3月末の夜は、淡雪がちらつき肌寒かった。
その月をもって、私は警察を退職することになっていた。
24年間、身を削るようにして身を置いた組織を去る最後の夜。
送別会は、4月転勤の内示が出ている生活安全課のK係長と私のために、刑事課と生安の合同で開かれる段取りになっていた。
転勤していく先輩と、警察手帳を返す自分。
酒を酌み交わし、互いの労をねぎらい合う、どこにでもあるささやかな節目になるはずだった。


署を出て、会場となる行きつけの寿司屋へと歩を進めていたときのことだ。 
K係長が、思い出したように白い息を吐きながら言った。
「あ、警備課のO係長も呼んだから。最後だしさ、声掛けないと可哀想だろ〜」
歩道を行く足が止まりそうになった。

警備課のO係長は、まだ若く、いわゆる出世頭のエリートだった。
だがその優秀さの裏には、他人をあからさまに見下す悪癖がある。
当直でも専門でない他部署の現場に、階級を笠に着て踏み込んできては、的外れな指示を飛ばす。
現場の刑事や生安の人間からは、ひどく敬遠されていた。
そのO係長に対する陰口の先頭に立っていたのが、他ならぬK係長だった。
「あいつは人の畑のことが何も分かってない」 
「階級だけで仕事ができる気になっている」
当直の深夜や酒の席で、散々周囲を焚き付け、蔑むような言葉を並べていた男が、今、横で薄く笑っている。
「まあ、最後だからさ……」


K係長も今回の転勤が決まっていた。
どうにかなるだろう、場が丸く収まればそれでいい、という計算が見え隠れする目。
昨日までの敵に笑顔で握手を求め、物分かりのいい男を気取る。
その狡猾な眼差しを見た瞬間、頭の奥でパチンと何かが弾けた。

怒鳴り散らしたい衝動を、喉の奥で噛み殺す。 
お前が自分の保身のために唾を飲み込もうが勝手だが、今夜の席はお前ひとりの送別会ではない。
24年を懸けてここを去る、私の席でもあるのだが。


「そうなんだ……。
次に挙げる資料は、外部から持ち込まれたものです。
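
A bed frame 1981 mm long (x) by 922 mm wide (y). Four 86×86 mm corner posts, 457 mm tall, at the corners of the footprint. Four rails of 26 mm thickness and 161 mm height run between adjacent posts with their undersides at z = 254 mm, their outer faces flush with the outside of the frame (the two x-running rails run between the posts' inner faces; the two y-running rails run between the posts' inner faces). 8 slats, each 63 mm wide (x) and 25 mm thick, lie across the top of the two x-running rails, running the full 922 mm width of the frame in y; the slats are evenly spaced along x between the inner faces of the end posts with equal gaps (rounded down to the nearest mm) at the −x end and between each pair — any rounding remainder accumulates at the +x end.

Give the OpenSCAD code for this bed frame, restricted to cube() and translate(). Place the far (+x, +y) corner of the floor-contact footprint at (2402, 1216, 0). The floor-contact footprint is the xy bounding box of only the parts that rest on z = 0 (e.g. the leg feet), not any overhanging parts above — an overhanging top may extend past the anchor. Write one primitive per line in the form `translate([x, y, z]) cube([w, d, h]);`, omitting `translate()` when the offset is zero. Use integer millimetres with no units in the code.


// slat z = rail_z + rail_h = 254 + 161 = 415
// slat gap = ⌊(1809 − 8·63) / 9⌋ = 145
translate([421, 294, 0]) cube([86, 86, 457]);
translate([421, 1130, 0]) cube([86, 86, 457]);
translate([2316, 294, 0]) cube([86, 86, 457]);
translate([2316, 1130, 0]) cube([86, 86, 457]);
translate([507, 294, 254]) cube([1809, 26, 161]);
translate([507, 1190, 254]) cube([1809, 26, 161]);
translate([421, 380, 254]) cube([26, 750, 161]);
translate([2376, 380, 254]) cube([26, 750, 161]);
translate([652, 294, 415]) cube([63, 922, 25]);
translate([860, 294, 415]) cube([63, 922, 25]);
translate([1068, 294, 415]) cube([63, 922, 25]);
translate([1276, 294, 415]) cube([63, 922, 25]);
translate([1484, 294, 415]) cube([63, 922, 25]);
translate([1692, 294, 415]) cube([63, 922, 25]);
translate([1900, 294, 415]) cube([63, 922, 25]);
translate([2108, 294, 415]) cube([63, 922, 25]);


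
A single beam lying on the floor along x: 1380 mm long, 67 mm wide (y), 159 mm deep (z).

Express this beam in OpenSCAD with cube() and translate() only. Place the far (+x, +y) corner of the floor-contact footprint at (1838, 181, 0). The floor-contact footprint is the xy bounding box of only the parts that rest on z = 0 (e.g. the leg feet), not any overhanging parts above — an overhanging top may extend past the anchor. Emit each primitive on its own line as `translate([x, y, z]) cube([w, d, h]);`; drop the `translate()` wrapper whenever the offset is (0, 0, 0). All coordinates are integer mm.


translate([458, 114, 0]) cube([1380, 67, 159]);


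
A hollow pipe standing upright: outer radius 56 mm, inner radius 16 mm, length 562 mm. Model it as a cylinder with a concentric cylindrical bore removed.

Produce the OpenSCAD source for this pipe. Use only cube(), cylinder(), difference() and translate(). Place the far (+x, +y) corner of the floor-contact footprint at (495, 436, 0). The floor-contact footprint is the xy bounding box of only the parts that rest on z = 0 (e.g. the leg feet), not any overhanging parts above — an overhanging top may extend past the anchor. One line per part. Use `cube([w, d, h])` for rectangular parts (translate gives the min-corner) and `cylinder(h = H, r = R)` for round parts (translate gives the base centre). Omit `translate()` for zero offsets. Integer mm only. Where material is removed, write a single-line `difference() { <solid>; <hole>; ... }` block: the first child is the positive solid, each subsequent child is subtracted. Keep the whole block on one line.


difference() { translate([439, 380, 0]) cylinder(h = 562, r = 56); translate([439, 380, 0]) cylinder(h = 562, r = 16); }


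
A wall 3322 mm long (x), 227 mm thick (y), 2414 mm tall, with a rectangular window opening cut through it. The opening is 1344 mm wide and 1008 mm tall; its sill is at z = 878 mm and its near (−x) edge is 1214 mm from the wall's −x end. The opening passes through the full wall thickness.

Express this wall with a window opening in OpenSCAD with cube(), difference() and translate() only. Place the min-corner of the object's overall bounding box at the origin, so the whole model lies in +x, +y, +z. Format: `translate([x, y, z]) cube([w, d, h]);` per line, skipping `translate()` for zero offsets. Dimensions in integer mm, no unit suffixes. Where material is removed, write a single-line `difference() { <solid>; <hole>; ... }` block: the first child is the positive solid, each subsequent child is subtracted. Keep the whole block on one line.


difference() { cube([3322, 227, 2414]); translate([1214, 0, 878]) cube([1344, 227, 1008]); }


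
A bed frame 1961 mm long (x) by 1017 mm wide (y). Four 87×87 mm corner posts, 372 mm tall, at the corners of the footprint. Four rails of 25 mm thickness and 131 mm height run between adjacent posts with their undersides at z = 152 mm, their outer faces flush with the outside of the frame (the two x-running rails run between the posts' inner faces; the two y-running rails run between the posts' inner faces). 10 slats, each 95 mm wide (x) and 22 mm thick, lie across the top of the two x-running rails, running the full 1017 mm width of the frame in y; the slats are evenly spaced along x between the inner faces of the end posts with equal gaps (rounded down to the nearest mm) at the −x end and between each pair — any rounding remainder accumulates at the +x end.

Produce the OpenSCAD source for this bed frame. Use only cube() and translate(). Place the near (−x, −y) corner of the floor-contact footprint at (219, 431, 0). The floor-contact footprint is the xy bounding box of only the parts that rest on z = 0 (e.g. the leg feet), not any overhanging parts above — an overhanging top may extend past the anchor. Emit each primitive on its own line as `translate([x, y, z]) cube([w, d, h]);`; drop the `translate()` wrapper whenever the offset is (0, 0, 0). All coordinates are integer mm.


translate([219, 431, 0]) cube([87, 87, 372]);
translate([219, 1361, 0]) cube([87, 87, 372]);
translate([2093, 431, 0]) cube([87, 87, 372]);
translate([2093, 1361, 0]) cube([87, 87, 372]);
translate([306, 431, 152]) cube([1787, 25, 131]);
translate([306, 1423, 152]) cube([1787, 25, 131]);
translate([219, 518, 152]) cube([25, 843, 131]);
translate([2155, 518, 152]) cube([25, 843, 131]);
translate([382, 431, 283]) cube([95, 1017, 22]);
translate([553, 431, 283]) cube([95, 1017, 22]);
translate([724, 431, 283]) cube([95, 1017, 22]);
translate([895, 431, 283]) cube([95, 1017, 22]);
translate([1066, 431, 283]) cube([95, 1017, 22]);
translate([1237, 431, 283]) cube([95, 1017, 22]);
translate([1408, 431, 283]) cube([95, 1017, 22]);
translate([1579, 431, 283]) cube([95, 1017, 22]);
translate([1750, 431, 283]) cube([95, 1017, 22]);
translate([1921, 431, 283]) cube([95, 1017, 22]);


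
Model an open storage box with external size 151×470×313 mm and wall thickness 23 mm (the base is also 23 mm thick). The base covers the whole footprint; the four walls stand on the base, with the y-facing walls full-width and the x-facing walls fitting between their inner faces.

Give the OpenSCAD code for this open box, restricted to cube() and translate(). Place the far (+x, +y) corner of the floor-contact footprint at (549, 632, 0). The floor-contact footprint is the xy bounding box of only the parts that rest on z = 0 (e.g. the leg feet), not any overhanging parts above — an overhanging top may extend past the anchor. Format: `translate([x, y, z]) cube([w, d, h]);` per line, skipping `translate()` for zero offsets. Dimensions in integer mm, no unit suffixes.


translate([398, 162, 0]) cube([151, 470, 23]);
translate([398, 162, 23]) cube([151, 23, 290]);
translate([398, 609, 23]) cube([151, 23, 290]);
translate([398, 185, 23]) cube([23, 424, 290]);
translate([526, 185, 23]) cube([23, 424, 290]);


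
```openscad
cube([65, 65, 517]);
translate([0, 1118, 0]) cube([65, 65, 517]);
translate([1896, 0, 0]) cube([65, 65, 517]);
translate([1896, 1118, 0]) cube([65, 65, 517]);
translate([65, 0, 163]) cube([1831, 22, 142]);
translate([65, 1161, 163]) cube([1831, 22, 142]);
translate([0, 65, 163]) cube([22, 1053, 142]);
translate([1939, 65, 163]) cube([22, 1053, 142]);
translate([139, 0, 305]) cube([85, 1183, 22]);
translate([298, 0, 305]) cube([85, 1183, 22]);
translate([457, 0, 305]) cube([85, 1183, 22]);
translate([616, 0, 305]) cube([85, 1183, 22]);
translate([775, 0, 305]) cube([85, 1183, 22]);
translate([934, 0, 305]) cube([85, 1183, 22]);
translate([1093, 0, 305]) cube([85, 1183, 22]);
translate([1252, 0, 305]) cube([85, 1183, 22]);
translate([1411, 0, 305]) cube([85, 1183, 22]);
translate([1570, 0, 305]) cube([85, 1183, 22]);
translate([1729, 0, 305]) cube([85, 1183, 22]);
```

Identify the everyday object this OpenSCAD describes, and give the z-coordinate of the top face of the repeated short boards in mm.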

じゃあ、俺は帰るわ」

吐き捨てるようにそれだけ告げると、私はその場で皆に背を向けた。
夜の街は、やけに静まり返っていた。
背後で誰かが呼び止める声がした気もしたが、意識が意図的に耳を塞いでいた。
街灯の頼りない暗がりの中を、寿司屋の暖簾とは正反対の方向へ歩いた。

頭に血が上り、身体の芯は焼けるように熱いのに、顔に当たる3月の風はやたらと冷たい。
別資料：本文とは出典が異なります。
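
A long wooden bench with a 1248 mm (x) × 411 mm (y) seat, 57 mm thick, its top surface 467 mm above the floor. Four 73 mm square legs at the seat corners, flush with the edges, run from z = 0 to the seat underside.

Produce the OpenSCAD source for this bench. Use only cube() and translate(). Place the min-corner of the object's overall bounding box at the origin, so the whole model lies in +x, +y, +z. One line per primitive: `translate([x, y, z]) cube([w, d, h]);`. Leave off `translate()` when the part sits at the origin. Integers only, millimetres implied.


// leg_h = 467 − 57 = 410
translate([0, 0, 410]) cube([1248, 411, 57]);
cube([73, 73, 410]);
translate([0, 338, 0]) cube([73, 73, 410]);
translate([1175, 0, 0]) cube([73, 73, 410]);
translate([1175, 338, 0]) cube([73, 73, 410]);


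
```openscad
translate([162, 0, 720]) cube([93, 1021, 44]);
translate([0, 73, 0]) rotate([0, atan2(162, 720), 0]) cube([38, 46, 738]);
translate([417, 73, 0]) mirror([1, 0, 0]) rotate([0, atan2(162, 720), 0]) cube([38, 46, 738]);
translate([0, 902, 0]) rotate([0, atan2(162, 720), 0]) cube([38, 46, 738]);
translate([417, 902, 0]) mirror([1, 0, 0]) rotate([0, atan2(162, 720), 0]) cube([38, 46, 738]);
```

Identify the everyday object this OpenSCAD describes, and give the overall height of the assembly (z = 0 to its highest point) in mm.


A sawhorse. The overall height is 764 mm.

A beam across two mirrored pairs of raked legs — a sawhorse. The beam's underside is at z = 720 (matching the legs' vertical rise in atan2(162, 720)) and the beam is 44 mm tall, so its top is at 720 + 44 = 764 mm. The raked legs top out at the beam's underside, so that is the highest point.


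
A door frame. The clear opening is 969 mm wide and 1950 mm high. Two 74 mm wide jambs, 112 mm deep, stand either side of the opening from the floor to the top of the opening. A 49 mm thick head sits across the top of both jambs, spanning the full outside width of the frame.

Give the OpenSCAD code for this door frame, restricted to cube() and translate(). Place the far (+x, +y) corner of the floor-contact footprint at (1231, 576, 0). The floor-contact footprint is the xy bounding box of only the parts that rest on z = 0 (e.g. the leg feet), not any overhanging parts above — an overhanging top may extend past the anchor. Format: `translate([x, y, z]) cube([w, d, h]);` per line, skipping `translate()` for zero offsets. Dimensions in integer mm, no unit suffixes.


translate([114, 464, 0]) cube([74, 112, 1950]);
translate([1157, 464, 0]) cube([74, 112, 1950]);
translate([114, 464, 1950]) cube([1117, 112, 49]);


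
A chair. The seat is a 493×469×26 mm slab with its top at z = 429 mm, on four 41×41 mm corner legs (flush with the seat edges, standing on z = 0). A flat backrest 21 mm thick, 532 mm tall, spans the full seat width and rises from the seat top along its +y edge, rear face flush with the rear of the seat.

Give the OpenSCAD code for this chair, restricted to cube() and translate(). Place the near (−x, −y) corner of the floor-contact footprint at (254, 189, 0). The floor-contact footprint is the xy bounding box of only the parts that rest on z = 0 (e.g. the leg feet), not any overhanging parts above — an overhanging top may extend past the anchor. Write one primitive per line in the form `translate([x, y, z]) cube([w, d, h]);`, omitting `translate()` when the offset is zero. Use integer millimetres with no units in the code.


translate([254, 189, 403]) cube([493, 469, 26]);
translate([254, 189, 0]) cube([41, 41, 403]);
translate([706, 189, 0]) cube([41, 41, 403]);
translate([254, 617, 0]) cube([41, 41, 403]);
translate([706, 617, 0]) cube([41, 41, 403]);
translate([254, 637, 429]) cube([493, 21, 532]);


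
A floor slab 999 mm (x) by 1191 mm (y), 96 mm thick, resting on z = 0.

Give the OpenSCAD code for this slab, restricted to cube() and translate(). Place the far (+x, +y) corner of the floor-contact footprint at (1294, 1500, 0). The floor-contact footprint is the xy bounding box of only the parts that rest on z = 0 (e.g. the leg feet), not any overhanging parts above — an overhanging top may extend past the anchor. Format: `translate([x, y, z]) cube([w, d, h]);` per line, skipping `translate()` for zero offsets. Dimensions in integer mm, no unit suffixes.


translate([295, 309, 0]) cube([999, 1191, 96]);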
組織という巨大な歯車に組み込まれている以上、周囲と摩擦を起こさないよう角を落とし、その場の空気に合わせて色を変える処世術が必要なことは百も承知だ。
摩擦は痛みを伴うし、群れから外れる責任がついて回る。
だが、己の輪郭を削り取ってまで、何色にでも染まるカメレオンになることが、本当に大人の生き方なのだろうか。
損得勘定ひとつで、昨日までの言葉を平気で翻すそれを、私は「大人の配慮」とは呼ばない。
ただの節操のないご都合主義だ。


怒りを冷ますように早足で歩き続け、途中のコンビニに飛び込んだ。
こんな夜に素面のまま眠れるはずもなかった。
棚から缶ビールを数本掴み、レジへ向かった。

たどり着いたのは、片付け途中の段ボール箱が積み上がった、薄暗く温かみのない官舎の部屋。 
荷造り用のガムテープが転がる畳の上に腰を下ろし、プルタブを引きちぎるようにしてビールを煽った。
冷たい泡が喉を擦り抜けていくだけで、味もせず、どれだけ流し込んでも酔いは回らなかった。


あれから時は流れた。
年に一度あるかないか、ふとした夜に昔のアルバムを開くことがある。
信念を持って生きていたあの頃の自分を、もう一度確かめるようにページをめくる。
若かりし日の仲間たちの顔や、かつて誰かを送ったときの賑やかな写真は並んでいる。
 けれど、自分の退職時の送別会の写真だけは、どこを探しても見当たらない。
私のアルバムには、あの夜の記録がすっぽりと抜け落ちている。
空白のページを見つめるとき、胸の奥にわずかな痛みが滲まないと言えば嘘になる。
もっと上手く立ち回れたのではないか。
愛想笑いの一つでも浮かべて、最後までやり過ごせばよかったのではないか、と。
だが、すぐに思い直す。


あの日の空白は、自分が最後の最後まで「安売り」をしなかった証だ。
誰かのご都合主義に付き合わず、自分の矜持を捨ててまでカメレオンにはならなかったという、確かな証明。

不器用にしか生きられない人生の、これが私の選んだ始末のつけ方だった。

空になったグラスの底を見つめながら、氷をひとつ鳴らす。
あの頃からずっと、この性格のままここまで転がり続けてきた。
今も変わらずに、ちゃんと生きていけているのかな。